By: C. R.
On November 29th, the Slovenian poet France Balantič would have celebrated his 102nd birthday, and on November 24th, 2023, it has been 80 years since his tragic death. He is remembered in history as a mystical figure on whom ideological spears clashed. Nevertheless, Balantič’s poetry is pure, devoid of ideological elements or political connotations. His poetic power transcends the capabilities of literary-historical and simple interpretation. Reading his poems is a spiritual experience and, for many, an intensely aesthetic one.

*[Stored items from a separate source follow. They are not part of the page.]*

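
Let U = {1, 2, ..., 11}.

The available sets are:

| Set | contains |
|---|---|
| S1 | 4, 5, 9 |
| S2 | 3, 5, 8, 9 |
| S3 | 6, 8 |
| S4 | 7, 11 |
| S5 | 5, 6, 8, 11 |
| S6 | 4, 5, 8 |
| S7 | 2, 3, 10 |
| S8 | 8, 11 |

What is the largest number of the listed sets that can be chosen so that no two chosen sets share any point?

S1, S3, S4, S7 are pairwise disjoint (S1={4,5,9}; S3={6,8}; S4={7,11}; S7={2,3,10}).
Every remaining set overlaps one of these, and no 5 of the listed sets are pairwise disjoint, so 4 is the maximum.

4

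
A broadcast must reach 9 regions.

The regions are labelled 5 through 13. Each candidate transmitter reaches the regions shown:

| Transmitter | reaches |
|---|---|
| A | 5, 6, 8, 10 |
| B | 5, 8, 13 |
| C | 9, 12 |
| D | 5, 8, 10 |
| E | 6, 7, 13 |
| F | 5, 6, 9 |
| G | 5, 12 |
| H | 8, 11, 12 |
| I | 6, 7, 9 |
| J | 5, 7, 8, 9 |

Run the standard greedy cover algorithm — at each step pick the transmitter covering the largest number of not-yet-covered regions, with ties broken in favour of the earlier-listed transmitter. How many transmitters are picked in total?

Greedy: pick A (covers 4 new) → pick C (covers 2 new) → pick E (covers 2 new) → pick H (covers 1 new). Total picks: 4.

4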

Since 2015, the library in Kamnik has been named after him, known as the France Balantič Library. At that time, the poet and playwright Veno Taufer, in a public letter to the residents of Kamnik, welcomed the decision regarding the new name of the library and referred to Balantič as one of the best poets of the first half of the 20th century: “I have been convinced that he is a powerful poet, he has aroused my admiration and respect. He is one of the strongest poetic voices of Slovenian expressionism, a voice that resonates and carries weight. I was glad that Slovenian poets had publicly accepted him among us long ago, and literary scholars and anthologists have secured him a place among the top Slovenian poets.”

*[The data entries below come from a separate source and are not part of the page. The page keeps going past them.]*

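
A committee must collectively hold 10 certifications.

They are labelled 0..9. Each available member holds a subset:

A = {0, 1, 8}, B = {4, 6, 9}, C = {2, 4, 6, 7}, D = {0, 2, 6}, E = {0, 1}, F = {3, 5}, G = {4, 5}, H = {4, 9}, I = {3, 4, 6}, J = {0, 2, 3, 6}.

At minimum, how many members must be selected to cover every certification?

A and C and F and H together: A ∪ C ∪ F ∪ H = {0, 1, 2, 3, 4, 5, 6, 7, 8, 9} — every certification is covered.
No 3 of the 10 members cover everything (all 120 combinations miss at least one certification), so 4 is optimal.

4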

The director of the France Balantič Library, Breda Podbrežnik Vukmir, states that Balantič belongs at the top of the Slovenian Parnassus, and he is undoubtedly the best sonneteer after Prešeren: “Balantič’s poetry is a voice stronger than ideology and hatred. In his poetry, images come alive, speaking, and burning with all their might, addressing the reader with a rare power. His poetry is pure and beautiful. His longing as a young man and his questioning of transcendence are taken from the edge of eternity.”
The poet France Balantič died on November 24th, 1943, in Grahovo, in a Home Guard station and uniform, in the fiery jaws of Krajčeva’s house, where 31 other people also lost their lives alongside the poet. Two days later, his unrecognisable mortal remains were buried in a common grave at the Grahovo cemetery.